Depok Kota Tanpa Jatidiri (?)
Linimasa media sosial penulis beberapa bulan yang lalu dipenuhi banyak mention terutama di Twitter. Bahkan beberapa ada yang mengirim pesan secara langsung, sekedar untuk bertanya. "Depok itu emang parah banget ya macetnya?" Begitu kira-kira bunyi pesan dari salah satu kawan diluar kota nan jauh disana. Pertanyaan dan keramaian lini masa media sosial tersebut tidak lain tidak bukan karena beberapa artikel yang dikeluarkan oleh media online kenamaan Tirto.ID pada tanggal 29/01/2018. Pada hari tersebut muncul beberapa artikel, dari yang menyebutkan Depok sebagai desa yang gagal menjadi kota, mengenai masterplan yang juga tidak jelas sampai kepada kemacetan yang tak kunjung memiliki solusi. Pada tulisan kali ini, penulis akan mencoba menelaah masalah yang diangkat dan pandangan secara sederhana menurut penulis mengenai Depok dengan segala kesemrawutannya.
Mari kita mulai tulisan ini dengan bismillah, hmmm maksudnya memulainya dengan menganggap bahwa Kota Depok bukan hanya Margonda, Juanda, Pitara, Tole Iskandar dan beberapa titik kemacetan lainnya. Sejatinya beberapa nama tersebut adalah hanya nama-nama jalan bukan keseleruhan Kota Depok seutuhnya.
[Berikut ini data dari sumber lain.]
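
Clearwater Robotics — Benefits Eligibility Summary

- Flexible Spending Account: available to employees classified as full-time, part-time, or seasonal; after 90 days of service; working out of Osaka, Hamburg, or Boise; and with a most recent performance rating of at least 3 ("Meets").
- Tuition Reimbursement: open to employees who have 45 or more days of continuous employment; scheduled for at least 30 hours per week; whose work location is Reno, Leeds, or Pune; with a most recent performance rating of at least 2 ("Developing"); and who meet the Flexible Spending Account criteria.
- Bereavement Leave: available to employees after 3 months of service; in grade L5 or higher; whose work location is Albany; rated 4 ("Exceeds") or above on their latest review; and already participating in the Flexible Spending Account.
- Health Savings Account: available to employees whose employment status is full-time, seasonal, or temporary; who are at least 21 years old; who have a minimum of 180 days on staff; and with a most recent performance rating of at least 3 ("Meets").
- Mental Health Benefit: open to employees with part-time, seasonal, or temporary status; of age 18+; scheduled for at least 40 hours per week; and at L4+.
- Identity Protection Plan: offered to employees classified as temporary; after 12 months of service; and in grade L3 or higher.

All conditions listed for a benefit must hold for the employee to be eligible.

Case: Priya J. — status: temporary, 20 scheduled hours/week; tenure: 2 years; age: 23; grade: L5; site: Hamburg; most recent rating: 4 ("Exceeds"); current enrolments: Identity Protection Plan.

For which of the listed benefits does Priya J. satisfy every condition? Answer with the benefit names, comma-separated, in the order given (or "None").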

Penulis dalam hal ini ingin melihat masalah Depok jauh dari sekedar jalan dan kemacetan tersebut. Secara jujur penulis mengamini jika Depok disebut desa yang bertransformasi menjadi kota tanpa perencanaan yang tepat (bahasa kasarnya tidak jelas). Penulis juga mengamini bahwa memang Pemerintah Kota Depok seakan-akan tidak memiliki solusi pasti atas kemacetan yang saban hari terjadi di Kota Depok. Kenapa bisa? Mari coba kita kupas isi otak penulis tentang masalah yang Depok alami hari ini.
Dari banyak sejarah perkotaan diseluruh penjuru negri, kita semua mengamini masa lalu kota adalah sebuah tempat yang menyenangkan untuk hidup, bekerja, merawat anak bahkan sampai menikmati tua. Seperti yang diucapkan oleh Hilderbrand Frey dalam bukunya Designing the City: Towards a More Sustainable Urban Form. (1999) "Most cities in the past are people-friendly, have a positive enviromental impact, and work very well." Akan tetap lihat apa yang terjadi hari ini? Tanpa bermaksud menyampingkan kota-kota lain, penulis mencoba fokus pada kota dimana penulis tinggal dan tumbuh saat ini, Kota Depok. Penulis rasa kota-kota lain juga tidak jauh berbeda. Pasti ada dari orang tua ataupun kakek dan nenek pembaca yang sering bercerita tentang masa lalu kota dimana pembaca pijaki sekarang, dahulu seperti ini dengan segala keunggulan sesuai dengan apa kata Frey tersebut. Namun itulah sejatinya masa lalu kota akan selalu indah apabila diceritakan secara turun temurun. Lalu mengapa tumbuh kembang Kota Depok bisa sampai seperti yang terjadi hari ini?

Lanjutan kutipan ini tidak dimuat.